Nice post and I completely agree. People want their dogs to be overly protective because it's nice to know they have that security without putting the work in. 

What they don't realize is that a dog that reacts to everything that it's not comfortable with might not be as easy to live with. You can't go everywhere you'd like to go because you don't want your dog to react and make a scene. 

Same goes if the dog has a chance to react, an innocent person gets seriously hurt and you get sued or the dog gets put down. Stuff like this happens.

I'm perfectly happy with my happy and social 70 pound deterrent that I can take everywhere with me.


----------



## Emoore (Oct 9, 2002)

codmaster said:


> But as far as someone taking out a GSD - some certainly could be so capable, but the success of K9's are kind of proof that the dog also wins some of the time..


Sorry. Again, I live in rural Texas. Old ladies and teenagers have guns. If I'm planning to rob/rape/murder person X and person X has a GSD, I'll just shoot the dog. Depending on where you live, this may not be the case.


----------



## blehmannwa (Jan 11, 2011)

Lucy Dog.
Thanks for the kind words, Paul. It was nice to hear.


----------



## HankGSD (Oct 28, 2010)

Emoore said:


> Sorry. Again, I live in rural Texas. Old ladies and teenagers have guns. If I'm planning to rob/rape/murder person X and person X has a GSD, I'll just shoot the dog. Depending on where you live, this may not be the case.

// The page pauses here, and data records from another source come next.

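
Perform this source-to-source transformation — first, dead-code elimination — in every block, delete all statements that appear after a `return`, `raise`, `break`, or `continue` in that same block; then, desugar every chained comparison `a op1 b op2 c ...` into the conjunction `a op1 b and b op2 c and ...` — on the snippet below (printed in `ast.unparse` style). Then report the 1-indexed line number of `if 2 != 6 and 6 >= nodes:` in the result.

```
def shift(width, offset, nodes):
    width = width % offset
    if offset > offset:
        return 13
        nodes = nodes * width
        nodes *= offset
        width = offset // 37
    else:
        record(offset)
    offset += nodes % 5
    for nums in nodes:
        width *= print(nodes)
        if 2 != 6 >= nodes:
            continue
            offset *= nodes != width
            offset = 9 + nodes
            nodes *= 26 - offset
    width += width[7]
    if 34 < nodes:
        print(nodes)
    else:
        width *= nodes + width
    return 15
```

Transformed code:
def shift(width, offset, nodes):
    width = width % offset
    if offset > offset:
        return 13
    else:
        record(offset)
    offset += nodes % 5
    for nums in nodes:
        width *= print(nodes)
        if 2 != 6 and 6 >= nodes:
            continue
    width += width[7]
    if 34 < nodes:
        print(nodes)
    else:
        width *= nodes + width
    return 15

10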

I hear you on that one! I live in Detroit suburb that is quickly becoming undesirable to live in. I lived without a dog for 41 years, and he is not for protection. He is my best buddy and my reason for getting up in the morning. If anyone harmed him trying to get to me, I would be devastated. 

I agree his best value is his visual deterrence. If you can believe it, I used to be very afraid of German shepherds. We had one that lived across the street from us years ago and he would bark at me when I went out to get the mail. He would be off leash, pacing back and forth at the edge of his driveway, and I was offended that the owners didn't stop him. Now I know how well-trained he must have been, to never leave the edge of his own property. 

The reason I chose a German shepherd is my kids have two of them at their Dad's house, and having had an opportunity to know those dogs for the last 7 years, I knew that was the only breed of dog I wanted when the right time came in my life to have a dog.

I thank everyone for their replies!


----------



## Dainerra (Nov 14, 2003)

the first step, I've heard many times, is socialize socialize socialize. Get the dog out to meet a million nice normal friendly strangers. Different looks, different clothes, different mannerisms, etc etc. It gives your dog a baseline (so to speak) on normal human behavior. Then, when there is someone who is "not quite right" lurking around, the dog can easily pick up that the person is acting off. 

Rayden loves everyone; sometimes he's more lab than GSD! But he has proven before that he is more than willing to step up and protect his family.


----------



## HankGSD (Oct 28, 2010)

Dainerra said:


> the first step, I've heard many times, is socialize socialize socialize. Get the dog out to meet a million nice normal friendly strangers. Different looks, different clothes, different mannerisms, etc etc. It gives your dog a baseline (so to speak) on normal human behavior. Then, when there is someone who is "not quite right" lurking around, the dog can easily pick up that the person is acting off.


That is good to hear! I certainly have him very well socialized, so looks like I am on the right track. Thanks!!


----------